Here is a fine engine or mill al so for raising water to supply the town, which was done by Mr. Serocoal, the same who fell into the river at the throwing-mill at Derby, as is said in its place: Here is also a very large and strong bridge over the Don, as there is another at Rotherham, a market town six miles lower. Here is also a very fine hospital, with the addition of a good revenue, settled at first by Gilbert, Earl of Shrewsbury, and confirmed afterwards by the family of Howard, Dukes of Norfolk.

George, the first Earl of Shrewsbury, who died 1538. George the second, grandson to the first, to whose custody the Queen of Scots was committed, who died 1590, and Gilbert his son, who founded the hospital above mentioned, all lie buried here. The gift of this hospital is thus documented:

The Hospital of the Right Hon. GILBERT, Earl of Shrewsbury, erected and settled by the Right Hon. HENRY, Earl of Norwich, Earl Marshal of ENGLAND, great grandson of the said earl, in purs ance of his last Will and Testament, An. 1673.
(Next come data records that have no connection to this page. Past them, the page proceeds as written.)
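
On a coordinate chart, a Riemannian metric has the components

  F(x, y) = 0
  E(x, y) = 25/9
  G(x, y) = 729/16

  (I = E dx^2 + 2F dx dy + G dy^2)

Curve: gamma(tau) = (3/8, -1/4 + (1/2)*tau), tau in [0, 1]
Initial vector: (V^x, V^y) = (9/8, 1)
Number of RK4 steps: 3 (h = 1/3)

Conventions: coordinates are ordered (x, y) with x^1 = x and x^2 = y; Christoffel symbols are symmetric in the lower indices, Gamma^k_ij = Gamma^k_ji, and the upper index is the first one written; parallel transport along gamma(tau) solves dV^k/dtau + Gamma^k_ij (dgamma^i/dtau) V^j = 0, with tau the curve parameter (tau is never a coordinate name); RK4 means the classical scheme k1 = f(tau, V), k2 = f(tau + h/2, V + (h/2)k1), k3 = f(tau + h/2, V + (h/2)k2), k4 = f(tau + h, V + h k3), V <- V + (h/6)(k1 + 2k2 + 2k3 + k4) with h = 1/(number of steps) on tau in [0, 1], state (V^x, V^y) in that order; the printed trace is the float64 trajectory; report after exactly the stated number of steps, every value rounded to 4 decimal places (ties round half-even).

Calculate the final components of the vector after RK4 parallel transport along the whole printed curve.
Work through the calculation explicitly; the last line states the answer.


gamma'(tau) = (0, 1/2); f(tau, V)^k = -Gamma^k_ij(gamma(tau)) gamma'^i(tau) V^j; h = 1/3; intermediate values shown to 6 dp
curve data and Christoffel symbols at the stage parameters:
  tau = 0.000000: gamma = (0.375000, -0.250000), gamma' = (0.000000, 0.500000); Gamma_xxx = 0.000000, Gamma_xxy = 0.000000, Gamma_xyy = 0.000000, Gamma_yxx = 0.000000, Gamma_yxy = 0.000000, Gamma_yyy = 0.000000
  tau = 0.166667: gamma = (0.375000, -0.166667), gamma' = (0.000000, 0.500000); Gamma_xxx = 0.000000, Gamma_xxy = 0.000000, Gamma_xyy = 0.000000, Gamma_yxx = 0.000000, Gamma_yxy = 0.000000, Gamma_yyy = 0.000000
  tau = 0.333333: gamma = (0.375000, -0.083333), gamma' = (0.000000, 0.500000); Gamma_xxx = 0.000000, Gamma_xxy = 0.000000, Gamma_xyy = 0.000000, Gamma_yxx = 0.000000, Gamma_yxy = 0.000000, Gamma_yyy = 0.000000
  tau = 0.500000: gamma = (0.375000, 0.000000), gamma' = (0.000000, 0.500000); Gamma_xxx = 0.000000, Gamma_xxy = 0.000000, Gamma_xyy = 0.000000, Gamma_yxx = 0.000000, Gamma_yxy = 0.000000, Gamma_yyy = 0.000000
  tau = 0.666667: gamma = (0.375000, 0.083333), gamma' = (0.000000, 0.500000); Gamma_xxx = 0.000000, Gamma_xxy = 0.000000, Gamma_xyy = 0.000000, Gamma_yxx = 0.000000, Gamma_yxy = 0.000000, Gamma_yyy = 0.000000
  tau = 0.833333: gamma = (0.375000, 0.166667), gamma' = (0.000000, 0.500000); Gamma_xxx = 0.000000, Gamma_xxy = 0.000000, Gamma_xyy = 0.000000, Gamma_yxx = 0.000000, Gamma_yxy = 0.000000, Gamma_yyy = 0.000000
  tau = 1.000000: gamma = (0.375000, 0.250000), gamma' = (0.000000, 0.500000); Gamma_xxx = 0.000000, Gamma_xxy = 0.000000, Gamma_xyy = 0.000000, Gamma_yxx = 0.000000, Gamma_yxy = 0.000000, Gamma_yyy = 0.000000
step 0: V^x = 1.1250, V^y = 1.0000
step 1: k1 = (0.000000, 0.000000), k2 = (0.000000, 0.000000), k3 = (0.000000, 0.000000), k4 = (0.000000, 0.000000); V <- V + (h/6)(k1 + 2k2 + 2k3 + k4): V^x = 1.1250, V^y = 1.0000
step 2: k1 = (0.000000, 0.000000), k2 = (0.000000, 0.000000), k3 = (0.000000, 0.000000), k4 = (0.000000, 0.000000); V <- V + (h/6)(k1 + 2k2 + 2k3 + k4): V^x = 1.1250, V^y = 1.0000
step 3: k1 = (0.000000, 0.000000), k2 = (0.000000, 0.000000), k3 = (0.000000, 0.000000), k4 = (0.000000, 0.000000); V <- V + (h/6)(k1 + 2k2 + 2k3 + k4): V^x = 1.1250, V^y = 1.0000

Answer: V^x = 1.1250, V^y = 1.0000


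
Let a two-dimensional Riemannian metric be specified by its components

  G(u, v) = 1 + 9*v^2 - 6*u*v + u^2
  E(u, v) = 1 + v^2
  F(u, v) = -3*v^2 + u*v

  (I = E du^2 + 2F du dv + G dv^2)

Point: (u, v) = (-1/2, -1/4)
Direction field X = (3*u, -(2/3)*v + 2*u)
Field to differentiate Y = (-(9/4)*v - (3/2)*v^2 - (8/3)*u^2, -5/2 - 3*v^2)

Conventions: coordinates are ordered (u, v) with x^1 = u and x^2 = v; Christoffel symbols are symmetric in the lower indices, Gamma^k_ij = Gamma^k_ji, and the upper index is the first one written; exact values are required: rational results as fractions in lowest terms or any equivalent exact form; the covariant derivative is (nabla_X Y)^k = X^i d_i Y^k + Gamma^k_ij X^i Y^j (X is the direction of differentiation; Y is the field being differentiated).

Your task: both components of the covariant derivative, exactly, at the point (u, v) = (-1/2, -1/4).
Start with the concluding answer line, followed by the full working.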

It is in this park that the great oak tree grew, which Mr. Evelyn gives a long account of in his book of Forest Trees ; but as I did not see it, I refer to the said Mr. Evelyn’s account. The chesnut tree near Aderclift, which Mr. Cambden’s continuator mentions, the body of which could hardly be fathom’d by three men, I suppose was gone; for I could hear nothing of it.

But the remains of the Roman fortification or encampment between Sheffield and Rotherham, is there still, and very plain to be seen, and, I suppose, may remain so to the end of time.

Here is also the famous bank or trench which some call Devil’s Bank, others Danes Bank; but ’tis frequent with us to give the honour of such great trenches, which they think was never worth the while for men to dig, to the devil, as if he had more leisure, or that it was less trouble to him than to a whole army of men. This bank, ’tis said, runs five mile in length; in some places ’tis called Kemp Bank, in others Temple’s Bank.

Rotherham was the next town of any bulk in which, however, I saw nothing of note, except a fine stone bridge over the Don, which is here encreased by the River Rother, from whence the town, I suppose, took its name, as the famous Bishop Rotherham did his from the town: I will not say he was a foundling child in the streets, and so was sirnamed from the place, as is often suggested in such cases, though if he was so, it did not diminish his character, which was that of a great and good man. He was Archbishop of York, and was a great benefactor to this town, having founded a college here; but it seems it has been a long while ago.